Движущей силой этих преобразований стала реализация ряда программ земельной реформы, предпринятая в Китае, Японии, Южной Корее и на Тайване. Хотя в первом случае перераспределение земли организовали коммунисты, а в остальных случаях антикоммунисты, цели повсюду преследовались одни и те же – разделить доступные сельскохозяйственные земли на равных основаниях (при возможности учитывая неравномерность качества земель) среди сельских тружеников. Это вкупе с государственной поддержкой сельскохозяйственных кредитов и институтов маркетинга, аграрного образования и консультационных центров создало новый тип рынка, на котором владельцы небольших семейных ферм побуждались инвестировать свой труд и создаваемую ими прибавочную стоимость в максимальное увеличение производства. Как следствие, во всех четырех странах резко увеличилась урожайность.
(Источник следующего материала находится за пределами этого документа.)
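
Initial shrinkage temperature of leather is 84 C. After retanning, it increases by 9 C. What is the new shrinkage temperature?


93 C


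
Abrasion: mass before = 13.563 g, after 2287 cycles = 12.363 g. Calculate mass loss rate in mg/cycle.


Mass loss = 13.563 - 12.363 = 1.200 g
Rate = 1.200 / 2287 x 1000 = 0.525 mg/cycle


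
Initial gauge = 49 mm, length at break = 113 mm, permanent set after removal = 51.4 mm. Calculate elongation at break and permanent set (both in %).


Elongation at break = (113 - 49) / 49 x 100 = 130.6%
Permanent set = (51.4 - 49) / 49 x 100 = 4.9%


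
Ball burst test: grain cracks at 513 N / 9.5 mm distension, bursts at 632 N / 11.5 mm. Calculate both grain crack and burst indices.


Crack index = 513 / 9.5 = 54.0 N/mm
Burst index = 632 / 11.5 = 55.0 N/mm


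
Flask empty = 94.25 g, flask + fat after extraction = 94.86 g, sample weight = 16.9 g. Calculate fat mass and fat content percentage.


Fat mass = 94.86 - 94.25 = 0.61 g
Fat% = 0.61 / 16.9 x 100 = 3.6%


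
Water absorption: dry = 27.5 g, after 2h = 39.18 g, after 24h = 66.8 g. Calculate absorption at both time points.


WA (2h) = (39.18 - 27.5) / 27.5 x 100 = 42.5%
WA (24h) = (66.8 - 27.5) / 27.5 x 100 = 142.9%


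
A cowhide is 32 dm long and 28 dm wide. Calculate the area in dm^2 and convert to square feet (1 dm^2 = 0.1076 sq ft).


Area = 32 x 28 = 896 dm^2
Conversion: 896 x 0.1076 = 96.41 sq ft


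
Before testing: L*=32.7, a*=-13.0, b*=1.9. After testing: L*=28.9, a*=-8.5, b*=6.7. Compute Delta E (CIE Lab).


Delta E = 7.60

dL = 28.9 - 32.7 = -3.8
da = -8.5 - (-13.0) = 4.5
db = 6.7 - 1.9 = 4.8
dE = sqrt((-3.8)^2 + (4.5)^2 + (4.8)^2) = 7.60


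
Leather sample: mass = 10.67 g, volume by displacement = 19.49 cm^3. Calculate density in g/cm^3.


Density = mass / volume
Density = 10.67 / 19.49 = 0.547 g/cm^3


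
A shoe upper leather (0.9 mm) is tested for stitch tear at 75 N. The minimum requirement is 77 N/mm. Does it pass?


STS = 83.3 N/mm
Passes: Yes

STS = 75 / 0.9 = 83.3 N/mm
Minimum required: 77 N/mm
Passes: Yes


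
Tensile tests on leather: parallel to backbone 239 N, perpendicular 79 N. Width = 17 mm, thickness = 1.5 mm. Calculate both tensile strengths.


Parallel = 9.37 N/mm^2
Perpendicular = 3.10 N/mm^2


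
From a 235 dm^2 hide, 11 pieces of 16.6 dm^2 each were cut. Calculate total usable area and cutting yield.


Total usable = 11 x 16.6 = 182.6 dm^2
Yield = 182.6 / 235 x 100 = 77.7%


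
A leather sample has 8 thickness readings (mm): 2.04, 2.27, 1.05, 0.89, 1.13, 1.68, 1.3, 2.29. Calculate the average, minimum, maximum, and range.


Sum = 12.65
Average = 12.65 / 8 = 1.58 mm
Minimum = 0.89 mm
Maximum = 2.29 mm
Range = 2.29 - 0.89 = 1.40 mm


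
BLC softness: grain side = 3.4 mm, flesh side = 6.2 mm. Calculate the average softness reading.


Average = (3.4 + 6.2) / 2
Average = 4.80 mm


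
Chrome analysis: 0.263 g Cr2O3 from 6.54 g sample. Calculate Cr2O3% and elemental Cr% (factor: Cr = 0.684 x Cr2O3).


Cr2O3% = 0.263 / 6.54 x 100 = 4.02%
Cr% = 4.02 x 0.684 = 2.75%


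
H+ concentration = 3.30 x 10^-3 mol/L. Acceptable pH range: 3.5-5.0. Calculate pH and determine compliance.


pH = -log10(3.30 x 10^-3) = 2.48
Range: 3.5 to 5.0
Compliant: No


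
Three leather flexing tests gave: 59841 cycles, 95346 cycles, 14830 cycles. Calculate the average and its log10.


Average = 56672 cycles
log10 = 4.75

Average = (59841 + 95346 + 14830) / 3 = 56672 cycles
log10(56672) = 4.75


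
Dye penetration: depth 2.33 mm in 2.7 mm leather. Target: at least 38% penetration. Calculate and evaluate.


Penetration = 86.3%
Meets target: Yes


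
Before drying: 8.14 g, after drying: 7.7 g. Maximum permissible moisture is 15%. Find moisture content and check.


Moisture content = 5.4%
Acceptable: Yes

MC = (8.14 - 7.7) / 8.14 x 100 = 5.4%
Maximum: 15%
Acceptable: Yes


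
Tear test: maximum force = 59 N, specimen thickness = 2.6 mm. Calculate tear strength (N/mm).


Tear strength = force / thickness
Tear = 59 / 2.6 = 22.7 N/mm


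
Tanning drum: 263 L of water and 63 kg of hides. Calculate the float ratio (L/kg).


Float ratio = water / hide weight
Ratio = 263 / 63 = 4.2


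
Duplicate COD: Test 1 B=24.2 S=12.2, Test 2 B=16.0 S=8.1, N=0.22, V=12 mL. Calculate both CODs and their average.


COD1 = 1760.0 mg/L
COD2 = 1158.7 mg/L
Average = 1459.4 mg/L

COD1 = (24.2 - 12.2) x 0.22 x 8000 / 12 = 1760.0 mg/L
COD2 = (16.0 - 8.1) x 0.22 x 8000 / 12 = 1158.7 mg/L
Average = (1760.0 + 1158.7) / 2 = 1459.4 mg/L


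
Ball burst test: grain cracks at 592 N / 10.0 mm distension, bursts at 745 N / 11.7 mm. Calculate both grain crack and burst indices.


Crack index = 59.2 N/mm
Burst index = 63.7 N/mm

Crack index = 592 / 10.0 = 59.2 N/mm
Burst index = 745 / 11.7 = 63.7 N/mm


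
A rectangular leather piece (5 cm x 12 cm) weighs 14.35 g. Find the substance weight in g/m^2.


2391.7 g/m^2


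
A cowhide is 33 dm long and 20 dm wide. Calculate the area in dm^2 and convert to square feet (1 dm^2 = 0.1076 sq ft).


Area = 33 x 20 = 660 dm^2
Conversion: 660 x 0.1076 = 71.02 sq ft


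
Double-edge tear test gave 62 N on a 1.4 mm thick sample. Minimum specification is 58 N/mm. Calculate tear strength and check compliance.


Tear strength = 44.3 N/mm
Compliant: No

Tear strength = 62 / 1.4 = 44.3 N/mm
Required minimum = 58 N/mm
Compliant: No


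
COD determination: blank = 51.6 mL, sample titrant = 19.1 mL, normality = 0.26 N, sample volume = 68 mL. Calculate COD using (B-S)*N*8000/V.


COD = (51.6 - 19.1) x 0.26 x 8000 / 68
COD = 32.5 x 0.26 x 8000 / 68
COD = 994.1 mg/L


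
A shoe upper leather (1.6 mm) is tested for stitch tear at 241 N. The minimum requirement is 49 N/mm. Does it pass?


STS = 150.6 N/mm
Passes: Yes


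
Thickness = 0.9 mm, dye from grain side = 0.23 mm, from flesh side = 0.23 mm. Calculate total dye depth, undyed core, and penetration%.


Total dyed = 0.23 + 0.23 = 0.46 mm
Undyed core = 0.9 - 0.46 = 0.44 mm
Penetration = 0.46 / 0.9 x 100 = 51.1%


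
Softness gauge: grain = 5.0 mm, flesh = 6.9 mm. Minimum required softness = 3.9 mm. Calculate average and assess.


Average = (5.0 + 6.9) / 2 = 5.95 mm
Minimum = 3.9 mm
Meets requirement: Yes


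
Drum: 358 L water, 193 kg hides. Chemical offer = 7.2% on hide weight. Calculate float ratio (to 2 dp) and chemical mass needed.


Float ratio = 1.85
Chemical needed = 13.896 kg


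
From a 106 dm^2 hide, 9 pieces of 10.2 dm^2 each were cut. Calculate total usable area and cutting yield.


Total usable = 9 x 10.2 = 91.8 dm^2
Yield = 91.8 / 106 x 100 = 86.6%


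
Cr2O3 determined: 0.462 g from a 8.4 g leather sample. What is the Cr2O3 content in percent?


5.50%

Cr2O3% = 0.462 / 8.4 x 100
Cr2O3% = 5.50%


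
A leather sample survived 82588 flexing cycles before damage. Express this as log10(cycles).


4.92

log10(82588) = 4.92


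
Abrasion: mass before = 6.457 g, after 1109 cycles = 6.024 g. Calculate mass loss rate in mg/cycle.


0.390 mg/cycle

Mass loss = 6.457 - 6.024 = 0.433 g
Rate = 0.433 / 1109 x 1000 = 0.390 mg/cycle


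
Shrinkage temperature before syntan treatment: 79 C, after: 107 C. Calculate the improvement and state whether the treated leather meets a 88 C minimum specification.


Improvement = 28 C
Meets 88 C spec: Yes

Improvement = 107 - 79 = 28 C
Spec check: 107 C >= 88 C? Yes


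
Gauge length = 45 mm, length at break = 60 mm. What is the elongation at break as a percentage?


Extension = 60 - 45 = 15 mm
Elongation = 15 / 45 x 100 = 33.3%


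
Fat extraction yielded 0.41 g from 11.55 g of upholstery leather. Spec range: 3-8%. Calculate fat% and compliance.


Fat% = 0.41 / 11.55 x 100 = 3.5%
Spec range: 3-8%
Compliant: Yes


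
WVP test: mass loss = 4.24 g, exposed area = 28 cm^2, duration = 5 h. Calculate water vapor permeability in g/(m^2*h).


WVP = mass_loss / (area x time) x 10000
WVP = 4.24 / (28 x 5) x 10000
WVP = 4.24 / 140 x 10000 = 302.86 g/(m^2*h)


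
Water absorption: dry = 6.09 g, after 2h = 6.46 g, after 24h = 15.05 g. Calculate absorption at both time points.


WA (2h) = (6.46 - 6.09) / 6.09 x 100 = 6.1%
WA (24h) = (15.05 - 6.09) / 6.09 x 100 = 147.1%


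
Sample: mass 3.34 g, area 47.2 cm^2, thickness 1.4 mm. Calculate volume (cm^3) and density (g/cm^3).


Volume = 6.608 cm^3
Density = 0.505 g/cm^3


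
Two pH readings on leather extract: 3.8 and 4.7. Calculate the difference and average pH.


Difference = |3.8 - 4.7| = 0.9
Average = (3.8 + 4.7) / 2 = 4.25


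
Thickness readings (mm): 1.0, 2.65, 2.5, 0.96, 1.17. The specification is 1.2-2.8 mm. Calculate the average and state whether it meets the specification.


Average = 1.66 mm
Within specification: Yes

Sum = 8.28
Average = 8.28 / 5 = 1.66 mm
Specification range: 1.2 to 2.8 mm
Within spec: Yes


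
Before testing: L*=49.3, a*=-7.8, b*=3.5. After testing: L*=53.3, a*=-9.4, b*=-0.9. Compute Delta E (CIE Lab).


Delta E = 6.16


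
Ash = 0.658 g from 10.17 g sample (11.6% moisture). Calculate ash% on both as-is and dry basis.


As-is ash = 6.47%
Dry-basis ash = 7.32%


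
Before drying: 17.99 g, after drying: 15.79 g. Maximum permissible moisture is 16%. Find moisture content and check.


Moisture content = 12.2%
Acceptable: Yes


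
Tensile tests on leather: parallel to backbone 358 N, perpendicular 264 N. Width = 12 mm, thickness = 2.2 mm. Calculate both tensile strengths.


Parallel = 13.56 N/mm^2
Perpendicular = 10.00 N/mm^2


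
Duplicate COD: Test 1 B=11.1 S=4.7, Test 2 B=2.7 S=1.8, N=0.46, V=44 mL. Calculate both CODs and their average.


COD1 = (11.1 - 4.7) x 0.46 x 8000 / 44 = 535.3 mg/L
COD2 = (2.7 - 1.8) x 0.46 x 8000 / 44 = 75.3 mg/L
Average = (535.3 + 75.3) / 2 = 305.3 mg/L


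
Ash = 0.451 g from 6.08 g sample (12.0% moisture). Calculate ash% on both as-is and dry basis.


As-is ash% = 0.451 / 6.08 x 100 = 7.42%
Dry mass = 6.08 x (100 - 12.0) / 100 = 5.3504 g
Dry-basis ash% = 0.451 / 5.3504 x 100 = 8.43%


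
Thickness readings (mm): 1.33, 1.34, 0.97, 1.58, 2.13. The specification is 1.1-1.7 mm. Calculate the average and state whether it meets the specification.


Average = 1.47 mm
Within specification: Yes

Sum = 7.35
Average = 7.35 / 5 = 1.47 mm
Specification range: 1.1 to 1.7 mm
Within spec: Yes


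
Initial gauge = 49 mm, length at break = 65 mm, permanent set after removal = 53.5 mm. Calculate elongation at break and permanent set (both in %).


Elongation at break = 32.7%
Permanent set = 9.2%

Elongation at break = (65 - 49) / 49 x 100 = 32.7%
Permanent set = (53.5 - 49) / 49 x 100 = 9.2%


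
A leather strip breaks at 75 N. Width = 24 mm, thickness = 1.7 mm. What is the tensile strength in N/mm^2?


Cross-sectional area = 24 x 1.7 = 40.8 mm^2
Tensile strength = 75 / 40.8 = 1.84 N/mm^2


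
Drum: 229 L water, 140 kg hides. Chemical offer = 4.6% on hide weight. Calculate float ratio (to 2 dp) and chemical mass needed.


Float ratio = 1.64
Chemical needed = 6.44 kg

Float ratio = 229 / 140 = 1.64
Chemical = 140 x 4.6 / 100 = 6.44 kg


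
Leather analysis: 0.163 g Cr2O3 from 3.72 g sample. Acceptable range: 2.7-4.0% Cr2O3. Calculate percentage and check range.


Cr2O3% = 0.163 / 3.72 x 100 = 4.38%
Acceptable range: 2.7 to 4.0%
Within range: No


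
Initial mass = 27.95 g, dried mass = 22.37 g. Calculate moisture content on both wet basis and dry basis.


Wet basis = 20.0%
Dry basis = 24.9%

Moisture lost = 27.95 - 22.37 = 5.58 g
Wet basis MC = 5.58 / 27.95 x 100 = 20.0%
Dry basis MC = 5.58 / 22.37 x 100 = 24.9%


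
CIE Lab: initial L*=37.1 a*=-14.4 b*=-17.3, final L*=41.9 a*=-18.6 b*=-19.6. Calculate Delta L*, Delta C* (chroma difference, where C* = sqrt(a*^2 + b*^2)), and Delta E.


Delta L* = 4.8
Delta C* = 4.51
Delta E = 6.78

Delta L* = 41.9 - 37.1 = 4.8
C1* = sqrt((-14.4)^2 + (-17.3)^2) = 22.509
C2* = sqrt((-18.6)^2 + (-19.6)^2) = 27.021
Delta C* = 27.021 - 22.509 = 4.51
Delta E = sqrt((4.8)^2 + (-4.2)^2 + (-2.3)^2) = 6.78


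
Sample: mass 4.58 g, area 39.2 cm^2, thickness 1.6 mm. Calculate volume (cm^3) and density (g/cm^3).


Thickness in cm = 1.6 / 10 = 0.16 cm
Volume = 39.2 x 0.16 = 6.272 cm^3
Density = 4.58 / 6.272 = 0.730 g/cm^3


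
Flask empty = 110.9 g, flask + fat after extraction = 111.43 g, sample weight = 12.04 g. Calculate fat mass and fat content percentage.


Fat mass = 111.43 - 110.9 = 0.53 g
Fat% = 0.53 / 12.04 x 100 = 4.4%


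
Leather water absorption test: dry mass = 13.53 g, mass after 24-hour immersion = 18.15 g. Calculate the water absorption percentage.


34.1%


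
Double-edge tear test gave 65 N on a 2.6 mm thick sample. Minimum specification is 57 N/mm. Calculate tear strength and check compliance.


Tear strength = 65 / 2.6 = 25.0 N/mm
Required minimum = 57 N/mm
Compliant: No


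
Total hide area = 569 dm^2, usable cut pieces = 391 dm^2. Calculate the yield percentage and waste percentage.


Yield = 68.7%
Waste = 31.3%

Yield = 391 / 569 x 100 = 68.7%
Waste = 569 - 391 = 178 dm^2
Waste% = 100 - 68.7 = 31.3%


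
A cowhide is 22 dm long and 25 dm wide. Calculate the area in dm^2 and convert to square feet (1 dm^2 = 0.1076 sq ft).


550 dm^2
59.18 sq ft


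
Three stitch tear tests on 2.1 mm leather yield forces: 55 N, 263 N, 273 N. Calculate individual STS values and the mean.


STS1 = 55 / 2.1 = 26.2 N/mm
STS2 = 263 / 2.1 = 125.2 N/mm
STS3 = 273 / 2.1 = 130.0 N/mm
Mean = (26.2 + 125.2 + 130.0) / 3 = 93.8 N/mm


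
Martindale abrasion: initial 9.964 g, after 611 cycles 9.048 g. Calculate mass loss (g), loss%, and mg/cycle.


Mass loss = 0.916 g
Loss = 9.19%
Rate = 1.499 mg/cycle

Loss = 9.964 - 9.048 = 0.916 g
Loss% = 0.916 / 9.964 x 100 = 9.19%
Rate = 0.916 / 611 x 1000 = 1.499 mg/cycle


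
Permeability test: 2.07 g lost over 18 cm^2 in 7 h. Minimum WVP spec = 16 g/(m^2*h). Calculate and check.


WVP = 2.07 / (18 x 7) x 10000 = 164.29 g/(m^2*h)
Minimum: 16 g/(m^2*h)
Meets spec: Yes


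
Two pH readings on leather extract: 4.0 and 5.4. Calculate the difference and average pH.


Difference = |4.0 - 5.4| = 1.4
Average = (4.0 + 5.4) / 2 = 4.70


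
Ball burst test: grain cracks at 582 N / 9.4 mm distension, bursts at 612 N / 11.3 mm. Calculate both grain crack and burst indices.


Crack index = 61.9 N/mm
Burst index = 54.2 N/mm


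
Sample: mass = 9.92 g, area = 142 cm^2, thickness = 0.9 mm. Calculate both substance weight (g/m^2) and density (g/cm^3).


Substance weight = 698.6 g/m^2
Density = 0.776 g/cm^3

SW = 9.92 / 142 x 10000 = 698.6 g/m^2
Volume = 142 x 0.9 / 10 = 12.78 cm^3
Density = 9.92 / 12.78 = 0.776 g/cm^3


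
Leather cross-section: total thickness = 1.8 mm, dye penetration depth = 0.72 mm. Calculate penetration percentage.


Penetration% = 0.72 / 1.8 x 100
Penetration = 40.0%


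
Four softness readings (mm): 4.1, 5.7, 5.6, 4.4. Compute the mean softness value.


Sum = 4.1 + 5.7 + 5.6 + 4.4
Mean = 19.8 / 4 = 4.95 mm


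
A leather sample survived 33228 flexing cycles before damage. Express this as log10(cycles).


log10(33228) = 4.52


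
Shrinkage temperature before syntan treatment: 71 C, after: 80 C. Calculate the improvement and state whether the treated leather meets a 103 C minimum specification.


Improvement = 80 - 71 = 9 C
Spec check: 80 C >= 103 C? No


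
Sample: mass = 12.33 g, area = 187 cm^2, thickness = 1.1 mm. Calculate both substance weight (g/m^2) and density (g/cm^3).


SW = 12.33 / 187 x 10000 = 659.4 g/m^2
Volume = 187 x 1.1 / 10 = 20.57 cm^3
Density = 12.33 / 20.57 = 0.599 g/cm^3


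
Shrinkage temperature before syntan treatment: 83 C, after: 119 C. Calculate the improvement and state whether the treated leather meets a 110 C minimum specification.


Improvement = 36 C
Meets 110 C spec: Yes

Improvement = 119 - 83 = 36 C
Spec check: 119 C >= 110 C? Yes


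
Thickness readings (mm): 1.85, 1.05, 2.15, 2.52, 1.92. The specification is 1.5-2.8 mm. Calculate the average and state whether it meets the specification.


Sum = 9.49
Average = 9.49 / 5 = 1.90 mm
Specification range: 1.5 to 2.8 mm
Within spec: Yes


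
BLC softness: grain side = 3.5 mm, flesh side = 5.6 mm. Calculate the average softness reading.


4.55 mm

Average = (3.5 + 5.6) / 2
Average = 4.55 mm


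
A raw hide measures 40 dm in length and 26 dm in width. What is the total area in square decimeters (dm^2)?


1040 dm^2


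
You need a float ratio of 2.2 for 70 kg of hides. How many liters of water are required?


154.0 L

Water = hide weight x target ratio
Water = 70 x 2.2 = 154.0 L


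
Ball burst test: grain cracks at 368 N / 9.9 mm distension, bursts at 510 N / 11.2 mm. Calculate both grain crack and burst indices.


Crack index = 368 / 9.9 = 37.2 N/mm
Burst index = 510 / 11.2 = 45.5 N/mm


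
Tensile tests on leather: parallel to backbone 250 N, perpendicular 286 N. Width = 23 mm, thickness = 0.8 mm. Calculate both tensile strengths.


Area = 23 x 0.8 = 18.4 mm^2
TS (parallel) = 250 / 18.4 = 13.59 N/mm^2
TS (perpendicular) = 286 / 18.4 = 15.54 N/mm^2


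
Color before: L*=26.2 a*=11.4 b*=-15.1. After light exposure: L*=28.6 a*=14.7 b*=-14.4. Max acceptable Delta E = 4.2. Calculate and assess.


Delta E = 4.14
Passes: Yes


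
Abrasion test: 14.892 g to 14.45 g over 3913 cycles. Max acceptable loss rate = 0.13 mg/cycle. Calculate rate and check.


Rate = 0.113 mg/cycle
Passes: Yes

Loss = 14.892 - 14.45 = 0.442 g
Rate = 0.442 g / 3913 cycles x 1000 = 0.113 mg/cycle
Max = 0.13 mg/cycle
Passes: Yes


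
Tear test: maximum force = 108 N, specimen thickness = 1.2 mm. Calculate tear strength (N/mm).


90.0 N/mm


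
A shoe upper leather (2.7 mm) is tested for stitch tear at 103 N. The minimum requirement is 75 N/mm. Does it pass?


STS = 103 / 2.7 = 38.1 N/mm
Minimum required: 75 N/mm
Passes: No


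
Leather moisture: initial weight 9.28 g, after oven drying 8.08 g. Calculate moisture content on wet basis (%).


12.9%

Moisture = 9.28 - 8.08 = 1.20 g
MC = 1.20 / 9.28 x 100 = 12.9%


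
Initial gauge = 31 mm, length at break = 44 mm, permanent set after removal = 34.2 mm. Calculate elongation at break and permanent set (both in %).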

Бум сельхозпроизводства произошел в условиях, когда фермерство было, по сути, формой крупномасштабного огородничества. Семья из пяти, шести или семи человек обрабатывала участки площадью не больше одного гектара. Для большинства экономистов это теоретически означает, что такое производство должно быть неэффективным. Так называемые маркетологи «свободного рынка» и марксисты едины во мнении, что масштаб имеет существенное значение для эффективности. Поэтому марксисты Китая, Северной Кореи, Вьетнама (а еще раньше СССР) пришли к необходимости преобразования семейного фермерства в крупные коллективные хозяйства – с фатальными последствиями для миллионов людей.

На практике же повышение эффективности зависит от того, какого результата вы хотите добиться. Крупные капиталистические агрохозяйства, например, могут обеспечить наивысшую доходность от вложения денежных средств. Но не такая сельскохозяйственная «эффективность» нужна развивающемуся государству. На ранней стадии развития в интересах бедной страны с избытком трудовых ресурсов лучше максимально увеличивать выпуск продукции растениеводства до тех пор, пока доходность от привлечения избыточных трудовых ресурсов не упадет до нуля. Иначе говоря, вы только так и можете использовать свою рабочую силу (даже если доходы в расчете на человеко-час теоретически будут выглядеть ужасающе низкими), потому что никак иначе использовать ее невозможно. Как знает любой огородник, за счет применяемых им методов он достигнет максимального выхода продукции.

Испробуйте это у себя дома

Cадоводы и огородники расскажут вам (если еще не рассказали со всеми подробностями), как много можно вырастить на крошечном участке земли, если серьезно взяться за дело. О чем они умолчат, так это об огромном до абсурда количестве вложенного труда. Методы, позволяющие достичь высоких урожаев на приусадебном участке площадью в сотню квадратных метров, в широком плане те же, что позволяют и максимально увеличить урожайность на небольшой семейной ферме площадью в один гектар.

Список трудоемких мероприятий практически безграничен. Один из самых эффективных приемов – высев семян в помещении в лотках для ускоренного процесса вызревания, после чего останется только высадить их в почву. Температура грунта тоже сильно влияет на урожайность, и ее можно регулировать, сооружая более высокие грядки в умеренном климате и, наоборот, углубляя их в тропическом. Очень эффективно применение компоста, если вносить его аккуратно, – наиболее успешные огородники размещают удобрение по принципу «от растения – к растению». Большое влияние на величину урожая оказывают также направленное орошение (ведь, например, высокорослые культуры больше нуждаются в воде) и регулярная прополка{18}. В наиболее продуктивных хозяйствах создают почти сплошной растительный полог, так как загущенный посев снижает потери влаги и препятствует сорнякам, однако исключает доступ машин. Подпорки, сетки, бечевки и жерди – все это надо устанавливать вручную – повышают урожайность за счет использования вертикального пространства: таким путем с одного помидорного куста реально снять до 20 кг плодов. Существенно экономит пространство совместное выращивание растений с разной скоростью созревания. Например, знатоки сеют редис и морковь в одну и ту же борозду, поскольку редис созревает еще до того, как его начнет вытеснять морковь; однако редис можно собирать только руками. Равным образом теневыносливые культуры, такие как шпинат или сельдерей, можно выращивать в тени высокорослых растений, что позволяет экономить пространство, но опять-таки придется работать вручную.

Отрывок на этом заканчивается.